Encouraging economic data
The ISM Services Index is now at 58.6, increasing from the level of 56 it achieved in July. This is clearly higher than most expectations, which were around the 55 mark. More significantly, the index is at its highest level since December 2005. The service sector accounts for around 85% of the economy, and, as such, this is an extremely significant development.
Additionally, jobless claims numbers fell last week, by 9,000 to 323,000. This is the lowest level in almost five years. Despite other data on this front, the report points to a gradual improvement in the employment situation. Reductions in government spending and healthcare reform seem to have had little effect on the job market.
Resurgent Regional Banks
The consequence of such data and subsequent tapering of the Fed’s stimulus package has pushed up interest rates. The yield on benchmark 10 year U.S. Treasury bonds are close to the key level of 3%. Regional banks are some of the major beneficiaries of this development and many have outperformed larger players.
This is because many regional players such as Zions Bancorp. (ZION), have a higher percentage of variable rate loans. As interest rates increase, this pushes up net interest margins. This is the difference between what banks have to pay depositors and the amount received from loans. Two key regional banks, U.S. Bancorp (USB) and The PNC Financial Services Group, Inc. (PNC) have recently reported higher earnings.
An Impetus for Insurers
Insurers had a tough time due to the low interest rate regime. This is because most insurance companies invest in bonds with longer maturity periods.

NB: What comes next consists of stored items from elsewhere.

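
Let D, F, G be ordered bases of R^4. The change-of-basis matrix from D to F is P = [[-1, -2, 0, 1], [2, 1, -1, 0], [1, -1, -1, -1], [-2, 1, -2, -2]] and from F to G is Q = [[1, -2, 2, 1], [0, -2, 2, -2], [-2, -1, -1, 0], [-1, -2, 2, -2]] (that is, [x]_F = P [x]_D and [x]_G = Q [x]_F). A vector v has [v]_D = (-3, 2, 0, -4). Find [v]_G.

First [v]_F = P [v]_D = (-5, -4, -1, 16).
Then [v]_G = Q [v]_F = (17, -26, 15, -21).

(17, -26, 15, -21)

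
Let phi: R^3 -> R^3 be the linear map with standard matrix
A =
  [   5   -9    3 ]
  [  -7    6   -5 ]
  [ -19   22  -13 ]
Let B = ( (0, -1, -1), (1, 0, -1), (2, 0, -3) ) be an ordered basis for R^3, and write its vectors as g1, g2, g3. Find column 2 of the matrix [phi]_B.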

With interest rates at all-time lows, they continued to lose money, since they had to hold onto such securities.
However, rising interest rates mean they could become excellent investments themselves. This provides them with an opportunity to take on a higher level of risk. Many of them could now pick up equity investments and bonds with shorter maturity periods. This could have an extremely positive impact on their yield curves. Undoubtedly, the insurance sector seems to be one of the major gainers of rising interest rates.
Mutual Fund Picks
Fidelity Select Insurance (FSPCX). Launched in December 1985, this is the oldest of our choices with net assets of $530.5 million. It has a minimum initial investment requirement of $2,500. The fund invests in companies whose principal operations are related to the insurance sector. It focusses on acquiring common stock, issued by both domestic and foreign companies.
The mutual fund holds 43 securities in all. It is heavily concentrated around its top 10 holdings, which make up 58.25% of its assets. Its top 3 holdings are Berkshire Hathaway Inc. (BRK-B), American International Group, Inc. (AIG) and ACE Limited (ACE). The fund returned 41.33% over the last one year period and has a Zacks Rank #1(Strong Buy).

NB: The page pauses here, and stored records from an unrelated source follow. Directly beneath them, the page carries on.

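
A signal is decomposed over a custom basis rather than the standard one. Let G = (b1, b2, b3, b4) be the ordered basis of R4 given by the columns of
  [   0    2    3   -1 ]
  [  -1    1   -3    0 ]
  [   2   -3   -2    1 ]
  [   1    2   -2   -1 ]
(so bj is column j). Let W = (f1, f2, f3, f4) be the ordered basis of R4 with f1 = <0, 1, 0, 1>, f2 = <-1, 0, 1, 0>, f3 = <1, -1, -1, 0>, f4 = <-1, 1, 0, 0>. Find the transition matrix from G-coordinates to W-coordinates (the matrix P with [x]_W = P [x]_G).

Let M have columns bj and N have columns fj. Then for every x, N [x]_W = x = M [x]_G, so P = N^(-1) M.
Since det N = 1, N^(-1) has integer entries; multiplying gives P = [[1, 2, -2, -1], [2, -1, -2, 0], [0, 2, 0, -1], [-2, 1, -1, 0]].

[[1, 2, -2, -1], [2, -1, -2, 0], [0, 2, 0, -1], [-2, 1, -1, 0]]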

John Hancock Financial Industries A (FIDAX). With net assets amounting to $518.12 million, this fund was founded in March 1996. This fund focussing on investing in domestic and foreign financial service companies regardless of their size. A maximum of 15% of its assets may be invested in short term securities rated investment grade.
This fund is more widely diversified and holds a total of 77 securities. Its top 10 holdings account for 29.22% of its assets. Its two top holdings are US Bancorp, followed closely by Ameriprise Financial, Inc. (AMP). Zions Bancorp is also among of its top 10 holdings. The fund returned 41.58% over the last one year period and has a Zacks Rank #1(Strong Buy).
Fidelity Select Banking (FSRBX). Another fund from the Fidelity stable, this is also the largest of our choices. Net assets of the funds amount to $592.51million. The fund concentrates on investments in the banking sectors. It primarily purchases common stock and utilises fundamental analysis to determine its investments, both domestic and foreign.
The fund has a total number of 55 assets. The asset it is most heavily invested in is U.S. Bancorp, which makes up 12.68% of its assets. It invests 4.95% of its assets in PNC Financial, its third highest holding. The fund returned 31.31% over the last one year period and has a Zacks Rank #1(Strong Buy).
With tapering more or less set to kick in by this month, a higher interest rate environment is inevitable. Since they invest in insurance and regional banks, these mutual funds are good choices for your portfolio.